As significant, the Respondent was not responsible for the rent increases;
suffice it to say, the Petitioners were in complete control of the collection of rent and to
make a determination of any rent increases. Imagine the loud cries from the halls of
justice if this Court were to impose late fees for alleged delinquent rent payments under
these facts where no rent increases were ever paid or collected from the inception of the
lease in 2004 to May 31, 2013 between family members. These facts and the above
history of this property demand that there be no imposition of the late fees and [*23]interest. It is the opinion of this Court that such imposition
would be unreasonable and contrary to good public policy.
Second, while the lease states that late payment shall be "subject to a late charge",
there was no evidence submitted at trial to demonstrate that the plaintiff ever imposed the
fee." Gordon v. Eshaaghoff, 60 AD3d 807, 876 N.Y.S.2d 433 (A.D., 2d Dept., 2009).
This provision, in the opinion of this Court, is not absolutely mandatory; it gives the
Petitioners discretion to impose the fee. If the imposition of late payment was mandatory,
the Petitioner's would have imposed the late fee each month of delinquency prior to this
law suit. Here, the late fees and interest are being used to coerce Respondent's
performance rather than to compensate the Petitioner's for any breach of contract
(Pryamid Centres and Co., v. Kenny Shoe Corp., 244 AD2d 625, 663 N.Y.S.2d 711
(AD3d Dept., 1997). Since the Petitioner's did not impose any late fees prior to May 23,
2013, this Court shall not permit the Petitioner to impose those fees and find the late fees
and interest sought to be imposed here unenforceable as a matter of fact and law.

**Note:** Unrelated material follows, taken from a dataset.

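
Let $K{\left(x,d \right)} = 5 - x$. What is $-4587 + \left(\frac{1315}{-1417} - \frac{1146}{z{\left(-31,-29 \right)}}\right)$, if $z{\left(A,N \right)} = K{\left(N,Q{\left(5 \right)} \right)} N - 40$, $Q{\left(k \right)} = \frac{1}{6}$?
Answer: $- \frac{1111416427}{242307} \approx -4586.8$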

This Court seeks to be crystal clear that the late fee provision, standing
alone, is not unconscionable. Although the court reads the late fee provision as
unambiguous and finds that the provision, in and of itself, is not unconscionable, the
imposition of late fees and interest, under these facts, are inherently inequitable.
It is clear to the Court that this family feud was ignited by the Respondent's
exercise of the option in the disputed lease to purchase the adjoining property at 432
Keap Street, Brooklyn, NY, as was his testimony. As demonstrated above, the Parklot
Corp., owned by the three daughters of Fred Brenner, sought to sell the property and
when General Plumbing, operated by Fred Brenner's son, Irwin Brenner, their brother,
tried to purchase the property himself, in accordance with the lease agreement, this
conflict began. Now that the other property is sold, maybe this conflict will end. After all,
Irwin Brenner has the right to purchase 436 Keap Street, Brooklyn, NY as set forth in the
lease agreement if he so desires at probably an even greater sum than 432 Keap Street,
since it contains a commercial business in addition to the real property.
CONCLUSION
For all the reasons set forth above, the Petitioner is entitled to entry of a
judgment for money and for possession in the sum of $249,404.97, the warrant of
eviction shall issue forthwith and the execution stayed five days.
All claims for late fees and interest are denied with prejudice through and
including September 30, 2013.
A courtesy copy of this decision and order shall be mailed by the Court to
both parties.
The Petitioner shall, upon entry of the decision and order by the Clerk of the
Court, serve a copy of the decision and order and the final judgment on the Respondent
with notice of entry within 30 days thereof and file proof of service with the Clerk of the
Court.
This constitutes the Decision and Order of this court.